Untergrenzen sind schwer zu halten

Zwar haben rund 45 Prozent der Krankenhäuser nach eigener Aussage Stellen in den betroffenen pflegesensitiven Bereichen angebaut, gleichwohl tun sich fast alle mit der Einhaltung der Personaluntergrenzen schwer.

92 Prozent der befragten Krankenhäuser gaben dennoch an, die Personaluntergrenzen zu erfüllen – allerdings regelmäßig auf eigene Kosten und zu Lasten des eigenen Personals. Aufgrund der schwierigen Personalgewinnung – hier zeigt sich der wohlbekannte Fachkräftemangel – lässt sich das erforderliche Verhältnis von Patienten zu Pflegepersonal anscheinend nur durch eine Anpassung der Bettenkapazität oder eine Mehrbelastung des vorhandenen Personals einhalten.

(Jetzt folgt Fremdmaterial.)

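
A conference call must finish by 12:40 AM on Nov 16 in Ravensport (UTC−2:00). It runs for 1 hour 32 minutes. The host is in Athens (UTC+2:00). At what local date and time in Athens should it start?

3:08 AM on Nov 16

Target end time in UTC: 12:40 AM + 2:00 = 2:40 AM on Nov 16.
Subtract 1 hour 32 minutes → start 1:08 AM UTC on Nov 16.
Athens is UTC+2:00: 1:08 AM + 2:00 = 3:08 AM on Nov 16.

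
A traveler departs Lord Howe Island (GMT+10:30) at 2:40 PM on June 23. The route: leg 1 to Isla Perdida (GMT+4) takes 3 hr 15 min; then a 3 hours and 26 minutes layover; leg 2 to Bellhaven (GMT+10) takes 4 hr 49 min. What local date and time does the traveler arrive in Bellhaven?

Convert departure to UTC: 2:40 PM − 10:30 = 4:10 AM UTC on Jun 23.
Add 3 hours and 15 minutes leg 1 → 7:25 AM UTC.
Add 3 hours 26 minutes layover in Isla Perdida → 10:51 AM UTC.
Add 4 hours 49 minutes leg 2 → 3:40 PM UTC.
Bellhaven is UTC+10:00, so local arrival = 3:40 PM + 10:00 = 1:40 AM on Jun 24.

1:40 AM on Jun 24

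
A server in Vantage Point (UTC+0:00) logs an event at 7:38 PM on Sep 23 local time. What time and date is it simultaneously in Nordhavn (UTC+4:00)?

11:38 PM on September 23

Nordhavn is 4:00 ahead of Vantage Point.
Shift by the zone difference: 7:38 PM + 4:00 = 11:38 PM on Sep 23 in Nordhavn.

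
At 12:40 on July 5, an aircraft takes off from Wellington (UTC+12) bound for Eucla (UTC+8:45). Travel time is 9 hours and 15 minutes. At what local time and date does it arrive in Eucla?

Convert departure to UTC: 12:40 − 12:00 = 00:40 UTC on Jul 5.
Add 9 hours and 15 minutes travel time → 09:55 UTC.
Eucla is UTC+8:45, so local arrival = 09:55 + 8:45 = 18:40 on Jul 5.

18:40 on Jul 5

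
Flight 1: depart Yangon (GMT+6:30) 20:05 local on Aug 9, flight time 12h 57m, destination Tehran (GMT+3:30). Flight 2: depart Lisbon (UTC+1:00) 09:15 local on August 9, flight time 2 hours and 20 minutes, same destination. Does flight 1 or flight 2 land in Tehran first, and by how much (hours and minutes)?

Flight 1 in UTC: 20:05 − 6:30 = 13:35 on Aug 9.
+12 hours and 57 minutes → arrive 02:32 UTC on Aug 10.
Flight 2 in UTC: 09:15 − 1:00 = 08:15 on Aug 9.
+2 hours 20 minutes → arrive 10:35 UTC on Aug 9.
Flight 2 lands earlier by 15 hours 57 minutes.

the second, by 15 hours 57 minutes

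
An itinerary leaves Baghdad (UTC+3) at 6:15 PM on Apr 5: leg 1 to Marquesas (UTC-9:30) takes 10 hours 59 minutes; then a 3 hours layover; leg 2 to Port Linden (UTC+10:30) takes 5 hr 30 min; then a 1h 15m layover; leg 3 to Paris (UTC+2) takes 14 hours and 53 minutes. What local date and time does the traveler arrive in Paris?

Convert departure to UTC: 6:15 PM − 3:00 = 3:15 PM UTC on Apr 5.
Add 10 hours 59 minutes leg 1 → 2:14 AM UTC (Apr 6).
Add 3 hours layover in Marquesas → 5:14 AM UTC.
Add 5 hours 30 minutes leg 2 → 10:44 AM UTC.
Add 1 hour 15 minutes layover in Port Linden → 11:59 AM UTC.
Add 14 hours 53 minutes leg 3 → 2:52 AM UTC (Apr 7).
Paris is UTC+2:00, so local arrival = 2:52 AM + 2:00 = 4:52 AM on Apr 7.

4:52 AM on April 7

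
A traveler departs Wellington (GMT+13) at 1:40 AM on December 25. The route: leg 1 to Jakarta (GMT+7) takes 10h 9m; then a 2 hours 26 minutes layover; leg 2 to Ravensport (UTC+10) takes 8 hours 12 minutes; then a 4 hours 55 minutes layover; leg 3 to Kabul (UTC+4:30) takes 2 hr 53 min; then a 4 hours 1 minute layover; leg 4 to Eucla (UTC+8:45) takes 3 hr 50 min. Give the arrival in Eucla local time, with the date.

9:51 AM on Dec 26

Convert departure to UTC: 1:40 AM − 13:00 = 12:40 PM UTC on Dec 24.
Add 10 hours and 9 minutes leg 1 → 10:49 PM UTC.
Add 2 hours 26 minutes layover in Jakarta → 1:15 AM UTC (Dec 25).
Add 8 hours and 12 minutes leg 2 → 9:27 AM UTC.
Add 4 hours 55 minutes layover in Ravensport → 2:22 PM UTC.
Add 2 hours and 53 minutes leg 3 → 5:15 PM UTC.
Add 4 hours and 1 minute layover in Kabul → 9:16 PM UTC.
Add 3 hours and 50 minutes leg 4 → 1:06 AM UTC (Dec 26).
Eucla is UTC+8:45, so local arrival = 1:06 AM + 8:45 = 9:51 AM on Dec 26.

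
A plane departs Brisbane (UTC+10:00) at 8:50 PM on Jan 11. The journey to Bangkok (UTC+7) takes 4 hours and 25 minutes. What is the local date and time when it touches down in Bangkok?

10:15 PM on January 11

Convert departure to UTC: 8:50 PM − 10:00 = 10:50 AM UTC on Jan 11.
Add 4 hours 25 minutes travel time → 3:15 PM UTC.
Bangkok is UTC+7:00, so local arrival = 3:15 PM + 7:00 = 10:15 PM on Jan 11.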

Gut 30 Prozent der Kliniken gaben in der Umfrage an, dass zwischenzeitlich Betten in den pflegesensitiven Bereichen für Neuaufnahmen gesperrt wurden. In ebenso vielen Häusern wurden kurzzeitig sogar ganze Bereiche von der Notfallversorgung abgemeldet. Nur so konnten die Patientenzahlen gedrückt und die Grenzen eingehalten werden.
 

Größte Herausforderung: Dienstpläne anpassen

Eine taggenaue Dienstplananpassung wird von zwei Dritteln aller Krankenhäuser als erforderlich und von fast allen als größte Herausforderung angesehen. Damit kurzfristige Personalausfälle kompensiert werden können und nicht direkt die Bettenbelegung zurückgefahren werden muss, haben 40 Prozent der Häuser bereits Pflegekräfte aus der wohlverdienten Freizeit zurückgeholt.

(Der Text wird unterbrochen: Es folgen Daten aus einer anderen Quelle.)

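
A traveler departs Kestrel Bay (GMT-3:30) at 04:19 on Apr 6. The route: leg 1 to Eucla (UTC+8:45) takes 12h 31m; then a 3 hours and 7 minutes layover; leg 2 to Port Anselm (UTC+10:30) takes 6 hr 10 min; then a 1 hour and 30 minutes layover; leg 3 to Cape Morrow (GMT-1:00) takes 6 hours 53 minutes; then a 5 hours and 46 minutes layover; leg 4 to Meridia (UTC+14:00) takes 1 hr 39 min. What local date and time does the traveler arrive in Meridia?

11:25 on April 8

Convert departure to UTC: 04:19 + 3:30 = 07:49 UTC on Apr 6.
Add 12 hours 31 minutes leg 1 → 20:20 UTC.
Add 3 hours and 7 minutes layover in Eucla → 23:27 UTC.
Add 6 hours and 10 minutes leg 2 → 05:37 UTC (Apr 7).
Add 1 hour and 30 minutes layover in Port Anselm → 07:07 UTC.
Add 6 hours and 53 minutes leg 3 → 14:00 UTC.
Add 5 hours and 46 minutes layover in Cape Morrow → 19:46 UTC.
Add 1 hour and 39 minutes leg 4 → 21:25 UTC.
Meridia is UTC+14:00, so local arrival = 21:25 + 14:00 = 11:25 on Apr 8.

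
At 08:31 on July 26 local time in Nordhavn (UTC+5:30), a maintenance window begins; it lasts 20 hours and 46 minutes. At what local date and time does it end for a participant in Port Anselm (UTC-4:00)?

19:47 on July 26

Convert start to UTC: 08:31 − 5:30 = 03:01 UTC on Jul 26.
Add 20 hours 46 minutes duration → 23:47 UTC.
Port Anselm is UTC−4:00, so local end time = 23:47 − 4:00 = 19:47 on Jul 26.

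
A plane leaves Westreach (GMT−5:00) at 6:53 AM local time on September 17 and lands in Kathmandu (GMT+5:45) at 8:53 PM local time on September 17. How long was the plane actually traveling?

Departure in UTC: 6:53 AM + 5:00 = 11:53 AM on Sep 17.
Arrival in UTC: 8:53 PM − 5:45 = 3:08 PM on Sep 17.
Elapsed = 3:08 PM − 11:53 AM = 3 hours 15 minutes.

3 hours 15 minutes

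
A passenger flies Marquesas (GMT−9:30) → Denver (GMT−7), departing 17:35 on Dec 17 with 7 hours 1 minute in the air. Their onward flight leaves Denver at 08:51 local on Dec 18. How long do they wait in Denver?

5 hours 45 minutes

Convert departure to UTC: 17:35 + 9:30 = 03:05 UTC on Dec 18.
Add 7 hours and 1 minute flight time → 10:06 UTC.
Denver is UTC−7:00, so local arrival = 10:06 − 7:00 = 03:06 on Dec 18.
Layover = 08:51 − 03:06 = 5 hours 45 minutes.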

Nur zehn Prozent der Krankenhäuser haben bisher die Nichteinhaltung der Personaluntergrenzen rechtmäßig mit einem kurzfristigen, krankheitsbedingten Personalausfall, der im Ausmaß über das übliche Maß hinausgeht, oder mit einer starken Erhöhung der Patientenzahl begründen können.

Keine Aussage kann bisher dazu gemacht werden, ob und in welchem Umfang es zu Leistungskürzungen durch die Krankenkassen wegen der Unterschreitung der Personaluntergrenzen gekommen ist. Zahlen dazu sind bisher nicht bekannt. In diesen sauren Apfel müssen die betroffenen Krankenhäuser aber wohl beißen, denn alternativ hätten sie sonst vermutlich Mindereinnahmen durch Bettenstilllegungen gehabt – auch dies wäre bitter. Da es sich hier augenscheinlich um nicht vermeidbare finanzielle Belastungen des Krankenhauses handelt, wäre insoweit eine Vermögensschaden-Haftpflichtversicherung nicht einschlägig.
 

Entspannung nicht in Sicht

Auch in der zweiten Runde zur Überarbeitung und Erweiterung der PpUGV haben sich die DKG und die GKV im Jahr 2019 nicht auf eine Lösung verständigt. Abermals griff der Bundesgesundheitsminister ein und führte im Wege der Ersatzvornahme zum 1. Januar 2020 vier weitere pflegesensitive Bereiche ein, für die nun Personaluntergrenzen gelten (Herzchirurgie, Neurologie, neurologische Frührehabilitation und neurologische Schlaganfalleinheit/Stroke Unit). Entspannen wird sich die Situation für die Krankenhäuser und vor allem für das Pflegepersonal in absehbarer Zeit deshalb jedenfalls nicht. Helfen würde allen, den im Vordergrund stehenden Patienten wie auch den Krankenhäusern, vermutlich nur die lang ersehnte Lösung des Fachkräftemangels. Nur woher nehmen, wenn nicht stehlen?